I can't promise 95% true positive rate. These aren't unit tests. They are 
system wide
tests that try to test real world scenarios as much as possible. That does mean 
pulling
things from github/quay/s3/Fedora infra/etc.. and thus flakes happen. Now, in 
our
tests we do collect failures and Retry them. If a retry succeeds we take it as 
success
and never report the failure at all. However there are parts of our pipeline 
that might
not be so good at retrying.

All I'm trying to say is that when you don't control everything it's hard to 
say with
confidence something will be 95%.

As I promised before, maybe just work with us on it. These tests have been 
enabled for
a while and I've only seen a handful of package maintainers look at the 
failures (you,
Zbyszek, being one of them; thank you!).

We do want them to be useful tests and I promise when a failure happens because 
of our
infra or tests themselves being flakey we try to get it fixed.

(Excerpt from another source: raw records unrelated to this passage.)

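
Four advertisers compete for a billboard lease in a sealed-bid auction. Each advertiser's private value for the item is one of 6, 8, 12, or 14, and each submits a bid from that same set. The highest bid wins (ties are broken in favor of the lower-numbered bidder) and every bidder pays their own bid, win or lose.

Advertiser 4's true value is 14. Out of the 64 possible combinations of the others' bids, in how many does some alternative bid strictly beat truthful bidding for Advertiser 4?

Others bid (6, 6, 6): truth gives 0; bid 8 gives 6 > 0. Violating.
Others bid (6, 6, 8): truth gives 0; bid 12 gives 2 > 0. Violating.
Others bid (6, 6, 14): truth gives -14; bid 6 gives -6 > -14. Violating.
Others bid (6, 8, 6): truth gives 0; bid 12 gives 2 > 0. Violating.
Others bid (6, 6, 12): truth gives 0; no alternative beats it.
Others bid (6, 8, 12): truth gives 0; no alternative beats it.
(Checking all 64 profiles: 45 have a profitable deviation, 19 do not.)

45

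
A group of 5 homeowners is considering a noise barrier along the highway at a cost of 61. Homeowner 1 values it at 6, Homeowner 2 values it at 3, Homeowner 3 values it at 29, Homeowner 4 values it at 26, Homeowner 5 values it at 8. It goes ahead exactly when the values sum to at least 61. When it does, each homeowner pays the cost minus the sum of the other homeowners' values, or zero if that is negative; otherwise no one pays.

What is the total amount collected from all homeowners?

Total value 72 ≥ cost 61, so it is built.
Homeowner 1: others sum to 66; max(0, 61 - 66) = 0.
Homeowner 2: others sum to 69; max(0, 61 - 69) = 0.
Homeowner 3: others sum to 43; max(0, 61 - 43) = 18.
Homeowner 4: others sum to 46; max(0, 61 - 46) = 15.
Homeowner 5: others sum to 64; max(0, 61 - 64) = 0.
Total collected = 0 + 0 + 18 + 15 + 0 = 33.

33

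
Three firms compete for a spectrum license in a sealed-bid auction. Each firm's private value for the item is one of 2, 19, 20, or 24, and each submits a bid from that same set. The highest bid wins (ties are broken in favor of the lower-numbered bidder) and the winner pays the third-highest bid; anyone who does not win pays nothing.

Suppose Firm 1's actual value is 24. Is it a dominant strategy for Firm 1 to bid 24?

Check each profile of the others' bids and compare truth against every alternative bid.
Others bid (2, 24): truth gives 22, best alternative gives 0.
Others bid (24, 2): truth gives 22, best alternative gives 0.
Others bid (19, 24): truth gives 5, best alternative gives 0.
Others bid (24, 19): truth gives 5, best alternative gives 0.
Others bid (20, 24): truth gives 4, best alternative gives 0.
Others bid (24, 20): truth gives 4, best alternative gives 0.
(Remaining 10 profiles checked similarly; truth is weakly best in each.)
In every case the truthful bid is at least as good as any alternative, so it is a dominant strategy.

Yes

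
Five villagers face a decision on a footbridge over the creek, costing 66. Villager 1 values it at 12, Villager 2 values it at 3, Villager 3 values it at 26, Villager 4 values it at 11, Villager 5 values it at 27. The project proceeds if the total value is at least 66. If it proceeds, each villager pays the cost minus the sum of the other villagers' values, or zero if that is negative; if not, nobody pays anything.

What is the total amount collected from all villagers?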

TANGENT: Maybe there's a bodhi feature request in here somewhere where there is 
a concept
         of soft gating. i.e. the update gets held for one cycle if the test 
fails, but
         if no other action is taken (i.e. negative karma or something) then it 
will go
         into the next cycle update. Could be a good middle ground.

> 
> I know this is hard to achieve, but gating failures are very disruptive
> to packagers. And false positives are even more disruptime: a person
> not intimately familiar with the CI needs to spend a considerable
> amount of time jumping through not-very-easy-to-read pages.
> *If* I can be almost certain that the report is real and with enough
> digging I'll figure out a bug, I'm ready to spend the time. But if
> there's a considerable chance of a false positive _and_ the effort to
> figure out if the report is real is also quite high, I'll just learn
> to waive any failures.
> 
> --
> 
> I cannot find it right now, but I hope it's still there somewhere…
> Bodhi updates have (had?) a message that said someting like "for failing
> update.* tests, contact <this channel>, for failing fedora-ci.* tests contact
> <that channel>". Is something like that planned for the coreos.* tests?